Рассказы из жизни Ангела становились все забавнее, все менее парадными. Вот уже и часы Вертинского припомнили, и съеденные подряд четыре столичных торта… Раздавались сдавленные смешки, перешептывания…

«Мы разучились долго скорбеть. Слишком много поводов, слишком мало времени», — подумала Арина.

К ней подходили коллеги, спрашивали про малыша, поздравляли… Будто крестины, а не поминки.

Цецилия Цезаревна тихонько доложила Арине о подвигах Давыда на радостях от рождения сына. Ничего криминального — традиционно оседлал льва, был снят постовым, который вошел в положение — и даже штрафовать его не стал. Благо, Моня, который был рядом и трезвее, объяснил ситуацию.

Львов в Левантии было два. Они охраняли мост на старой границе города. Один, злобно ощерившийся, смотрел в сторону окраин, другой — тихий, прижавший уши, похожий на нашкодившего котика, — в центр.
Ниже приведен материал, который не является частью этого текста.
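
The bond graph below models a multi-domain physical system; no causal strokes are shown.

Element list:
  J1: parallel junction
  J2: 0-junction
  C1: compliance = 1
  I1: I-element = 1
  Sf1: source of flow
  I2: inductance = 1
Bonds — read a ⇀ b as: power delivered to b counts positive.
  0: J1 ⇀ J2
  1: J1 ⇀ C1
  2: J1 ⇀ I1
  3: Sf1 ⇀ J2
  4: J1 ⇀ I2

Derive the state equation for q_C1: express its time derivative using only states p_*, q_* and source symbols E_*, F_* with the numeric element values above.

dq_C1/dt = F_Sf1 - p_I1 - p_I2

#3 |Sf1  (source Sf1 imposes f)
#0 |J2  (only one effort-in slot at J2)
#1 |J1  (C1 outputs effort q/C1)
#2 |I1  (0-jn J1 has e-setter on 1)
#4 |I2  (0-jn J1 has e-setter on 1)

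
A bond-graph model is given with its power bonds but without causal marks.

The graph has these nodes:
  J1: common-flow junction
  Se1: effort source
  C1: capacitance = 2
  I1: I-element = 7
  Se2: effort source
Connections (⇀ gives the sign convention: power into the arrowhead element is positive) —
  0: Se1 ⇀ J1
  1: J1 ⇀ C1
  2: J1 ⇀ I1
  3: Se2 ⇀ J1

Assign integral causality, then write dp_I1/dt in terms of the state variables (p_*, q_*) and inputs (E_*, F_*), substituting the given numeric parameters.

dp_I1/dt = E_Se1 + E_Se2 - q_C1/2

bond 0 →J1  (Se1 fixes effort; stroke away)
bond 3 →J1  (Se2: effort source, stroke at far end)
bond 1 →J1  (C1 outputs effort q/C1)
bond 2 →I1  (closing 1-jn rule on J1)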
По примете, отец новорожденнойлевантийки, чтобы гарантировать ребенку счастливую жизнь, должен был погладить «домашнего» льва, а отец мальчика — «дикого».

«Вы же понимаете, Арина Павловна, ваш муж — человек увлекающийся, он просто погладить не мог», — шептала Цецилия.

Неподалеку жался молодой человек, явно из друзей Ангела, — темноволосый, кудрявый. Чуть прищуренные глаза и приподнятые уголки рта даже в самые серьезные моменты намекали на готовность улыбнуться. Между полными губами поблескивали крупные белые зубы.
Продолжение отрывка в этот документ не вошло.